Overhead and offshore as mid- to north-Atlantic prepares for developing tropical storm

Old-fashioned names. Well-fashioned conditions. As Hurricane Gert spun away from the New England seaboard a few weeks ago, it supplied the northern East Coast with solid swell, creating sandbars that some compared to those of Hurricane Irene in 2011. A new pulse of low-period swell appeared through the Outer Banks and into Long Island late this week, and while surfers enjoyed breathless winds and plus-sized sets up the coast, the best is likely still to come in the form of Hurricane Irma, which just jumped to a Category-3 designation as her path toward the Caribbean next week (though the models are early) might hint at a coming heyday for the East.

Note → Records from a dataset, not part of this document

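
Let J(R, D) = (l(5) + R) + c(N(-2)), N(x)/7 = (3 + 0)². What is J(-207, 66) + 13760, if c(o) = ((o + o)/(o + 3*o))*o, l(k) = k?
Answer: 27179/2 ≈ 13590.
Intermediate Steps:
N(x) = 63 (N(x) = 7*(3 + 0)² = 7*3² = 7*9 = 63)
c(o) = o/2 (c(o) = ((2*o)/((4*o)))*o = ((2*o)*(1/(4*o)))*o = o/2)
J(R, D) = 73/2 + R (J(R, D) = (5 + R) + (½)*63 = (5 + R) + 63/2 = 73/2 + R)
J(-207, 66) + 13760 = (73/2 - 207) + 13760 = -341/2 + 13760 = 27179/2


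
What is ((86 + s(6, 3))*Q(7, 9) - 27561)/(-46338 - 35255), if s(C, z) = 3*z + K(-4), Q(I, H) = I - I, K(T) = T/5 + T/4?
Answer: 27561/81593 ≈ 0.33779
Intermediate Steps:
K(T) = 9*T/20 (K(T) = T*(⅕) + T*(¼) = T/5 + T/4 = 9*T/20)
Q(I, H) = 0
s(C, z) = -9/5 + 3*z (s(C, z) = 3*z + (9/20)*(-4) = 3*z - 9/5 = -9/5 + 3*z)
((86 + s(6, 3))*Q(7, 9) - 27561)/(-46338 - 35255) = ((86 + (-9/5 + 3*3))*0 - 27561)/(-46338 - 35255) = ((86 + (-9/5 + 9))*0 - 27561)/(-81593) = ((86 + 36/5)*0 - 27561)*(-1/81593) = ((466/5)*0 - 27561)*(-1/81593) = (0 - 27561)*(-1/81593) = -27561*(-1/81593) = 27561/81593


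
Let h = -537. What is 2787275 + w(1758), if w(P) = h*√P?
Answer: 2787275 - 537*√1758 ≈ 2.7648e+6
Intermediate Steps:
w(P) = -537*√P
2787275 + w(1758) = 2787275 - 537*√1758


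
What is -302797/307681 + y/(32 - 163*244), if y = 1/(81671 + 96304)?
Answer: -194690942393471/197831232931500 ≈ -0.98413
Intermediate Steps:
y = 1/177975 ≈ 5.6188e-6
-302797/307681 + y/(32 - 163*244) = -302797/307681 + 1/(177975*(32 - 163*244)) = -302797*1/307681 + 1/(177975*(32 - 39772)) = -27527/27971 + (1/177975)/(-39740) = -27527/27971 + (1/177975)*(-1/39740) = -27527/27971 - 1/7072726500 = -194690942393471/197831232931500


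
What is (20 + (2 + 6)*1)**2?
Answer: 784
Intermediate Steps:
(20 + (2 + 6)*1)**2 = (20 + 8*1)**2 = (20 + 8)**2 = 28**2 = 784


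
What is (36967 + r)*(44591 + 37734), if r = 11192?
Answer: 3964689675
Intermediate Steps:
(36967 + r)*(44591 + 37734) = (36967 + 11192)*(44591 + 37734) = 48159*82325 = 3964689675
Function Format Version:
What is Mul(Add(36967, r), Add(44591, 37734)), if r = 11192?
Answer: 3964689675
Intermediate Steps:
Mul(Add(36967, r), Add(44591, 37734)) = Mul(Add(36967, 11192), Add(44591, 37734)) = Mul(48159, 82325) = 3964689675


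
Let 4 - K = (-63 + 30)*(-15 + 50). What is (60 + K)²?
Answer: 1485961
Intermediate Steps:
K = 1159 (K = 4 - (-63 + 30)*(-15 + 50) = 4 - (-33)*35 = 4 - 1*(-1155) = 4 + 1155 = 1159)
(60 + K)² = (60 + 1159)² = 1219² = 1485961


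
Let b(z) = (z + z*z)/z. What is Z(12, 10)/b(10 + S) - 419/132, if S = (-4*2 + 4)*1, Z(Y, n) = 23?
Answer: 103/924 ≈ 0.11147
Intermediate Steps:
S = -4 (S = (-8 + 4)*1 = -4*1 = -4)
b(z) = (z + z²)/z
Z(12, 10)/b(10 + S) - 419/132 = 23/(1 + (10 - 4)) - 419/132 = 23/(1 + 6) - 419*1/132 = 23/7 - 419/132 = 103/924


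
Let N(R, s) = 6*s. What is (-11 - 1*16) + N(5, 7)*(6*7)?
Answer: 1737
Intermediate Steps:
(-11 - 1*16) + N(5, 7)*(6*7) = (-11 - 1*16) + (6*7)*(6*7) = (-11 - 16) + 42*42 = -27 + 1764 = 1737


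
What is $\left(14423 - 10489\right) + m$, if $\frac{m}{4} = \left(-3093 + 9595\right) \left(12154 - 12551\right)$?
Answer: $-10321242$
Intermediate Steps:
$m = -10325176$ ($m = 4 \left(-3093 + 9595\right) \left(12154 - 12551\right) = 4 \cdot 6502 \left(-397\right) = 4 \left(-2581294\right) = -10325176$)
$\left(14423 - 10489\right) + m = \left(14423 - 10489\right) - 10325176 = 3934 - 10325176 = -10321242$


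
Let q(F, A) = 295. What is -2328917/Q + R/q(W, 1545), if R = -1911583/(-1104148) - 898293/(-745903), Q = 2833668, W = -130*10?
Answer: -34936165033125816911/43028939562302409165 ≈ -0.81192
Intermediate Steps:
W = -1300
R = 2417703913813/823587305644 (R = -1911583*(-1/1104148) - 898293*(-1/745903) = 1911583/1104148 + 898293/745903 = 2417703913813/823587305644 ≈ 2.9356)
-2328917/Q + R/q(W, 1545) = -2328917/2833668 + (2417703913813/823587305644)/295 = -2328917*1/2833668 + (2417703913813/823587305644)*(1/295) = -2328917/2833668 + 2417703913813/242958255164980 = -34936165033125816911/43028939562302409165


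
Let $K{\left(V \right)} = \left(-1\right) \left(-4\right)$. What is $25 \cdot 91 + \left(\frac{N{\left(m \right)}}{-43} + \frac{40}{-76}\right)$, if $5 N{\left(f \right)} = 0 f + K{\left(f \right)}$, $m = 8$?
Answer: $\frac{9291149}{4085} \approx 2274.5$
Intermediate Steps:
$K{\left(V \right)} = 4$
$N{\left(f \right)} = \frac{4}{5}$ ($N{\left(f \right)} = \frac{0 f + 4}{5} = \frac{0 + 4}{5} = \frac{1}{5} \cdot 4 = \frac{4}{5}$)
$25 \cdot 91 + \left(\frac{N{\left(m \right)}}{-43} + \frac{40}{-76}\right) = 25 \cdot 91 + \left(\frac{4}{5 \left(-43\right)} + \frac{40}{-76}\right) = 2275 + \left(\frac{4}{5} \left(- \frac{1}{43}\right) + 40 \left(- \frac{1}{76}\right)\right) = 2275 - \frac{2226}{4085} = \frac{9291149}{4085}$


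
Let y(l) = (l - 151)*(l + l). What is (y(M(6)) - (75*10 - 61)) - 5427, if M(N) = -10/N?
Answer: -50464/9 ≈ -5607.1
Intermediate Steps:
y(l) = 2*l*(-151 + l) (y(l) = (-151 + l)*(2*l) = 2*l*(-151 + l))
(y(M(6)) - (75*10 - 61)) - 5427 = (2*(-10/6)*(-151 - 10/6) - (75*10 - 61)) - 5427 = (2*(-10*1/6)*(-151 - 10*1/6) - (750 - 61)) - 5427 = (2*(-5/3)*(-151 - 5/3) - 1*689) - 5427 = (2*(-5/3)*(-458/3) - 689) - 5427 = (4580/9 - 689) - 5427 = -1621/9 - 5427 = -50464/9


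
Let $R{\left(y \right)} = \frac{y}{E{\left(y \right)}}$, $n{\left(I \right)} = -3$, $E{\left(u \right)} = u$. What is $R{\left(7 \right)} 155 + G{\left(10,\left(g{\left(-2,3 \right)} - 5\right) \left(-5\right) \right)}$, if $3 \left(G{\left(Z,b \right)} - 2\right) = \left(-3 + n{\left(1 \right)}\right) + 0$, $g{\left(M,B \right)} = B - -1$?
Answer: $155$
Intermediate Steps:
$g{\left(M,B \right)} = 1 + B$ ($g{\left(M,B \right)} = B + 1 = 1 + B$)
$G{\left(Z,b \right)} = 0$ ($G{\left(Z,b \right)} = 2 + \frac{\left(-3 - 3\right) + 0}{3} = 2 + \frac{-6 + 0}{3} = 2 + \frac{1}{3} \left(-6\right) = 2 - 2 = 0$)
$R{\left(y \right)} = 1$ ($R{\left(y \right)} = \frac{y}{y} = 1$)
$R{\left(7 \right)} 155 + G{\left(10,\left(g{\left(-2,3 \right)} - 5\right) \left(-5\right) \right)} = 1 \cdot 155 + 0 = 155 + 0 = 155$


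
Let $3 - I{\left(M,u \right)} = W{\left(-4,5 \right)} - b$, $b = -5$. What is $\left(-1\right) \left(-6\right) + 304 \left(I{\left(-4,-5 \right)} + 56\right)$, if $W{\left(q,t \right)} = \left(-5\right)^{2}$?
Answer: $8822$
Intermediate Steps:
$W{\left(q,t \right)} = 25$
$I{\left(M,u \right)} = -27$ ($I{\left(M,u \right)} = 3 - \left(25 - -5\right) = 3 - \left(25 + 5\right) = 3 - 30 = -27$)
$\left(-1\right) \left(-6\right) + 304 \left(I{\left(-4,-5 \right)} + 56\right) = \left(-1\right) \left(-6\right) + 304 \left(-27 + 56\right) = 6 + 304 \cdot 29 = 6 + 8816 = 8822$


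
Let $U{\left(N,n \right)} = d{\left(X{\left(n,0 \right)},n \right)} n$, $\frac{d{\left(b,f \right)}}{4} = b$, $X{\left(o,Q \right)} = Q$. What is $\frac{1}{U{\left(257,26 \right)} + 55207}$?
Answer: $\frac{1}{55207} \approx 1.8114 \cdot 10^{-5}$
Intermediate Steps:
$d{\left(b,f \right)} = 4 b$
$U{\left(N,n \right)} = 0$ ($U{\left(N,n \right)} = 4 \cdot 0 n = 0 n = 0$)
$\frac{1}{U{\left(257,26 \right)} + 55207} = \frac{1}{0 + 55207} = \frac{1}{55207}$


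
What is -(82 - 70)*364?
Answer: -4368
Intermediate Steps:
-(82 - 70)*364 = -12*364 = -1*4368 = -4368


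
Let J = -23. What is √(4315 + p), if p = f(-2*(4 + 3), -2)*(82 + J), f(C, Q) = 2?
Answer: √4433 ≈ 66.581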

“I started at dawn in New York on Wednesday, then timed both the traffic, tides, and winds for our arrival in New England for an afternoon marathon session,” says photographer Shawn Casey. “The whole send was a gamble, leaving solid size at home in New Jersey and a potential cleanup, but sometimes out here, and with the nature of these storms, you have to make the call last minute—like, midnight last-minute. Ended up back in New Jersey on Thursday for absolutely pristine bowls to let loose on.”

“Man, it was really good on Wednesday. It seemed like the angle and the sandbars were made for each other,” adds photographer Seth de Roulet. “I hooked up with Will Skudin, who had his eye on this super slabbing sandbar. The sweep was so bad, it made it nearly impossible to line up. I must have seen 10 waves that reminded me of a mini Skeleton Bay.”

After feasting on fun swell the last two days, local NE fixtures will be hungry for more as they eye the charts for Irma’s arrival.

“Warm water, perfect wind, and well-overhead swell,” says photographer Mike Nelson. “It was one of those East Coast days you dream about.”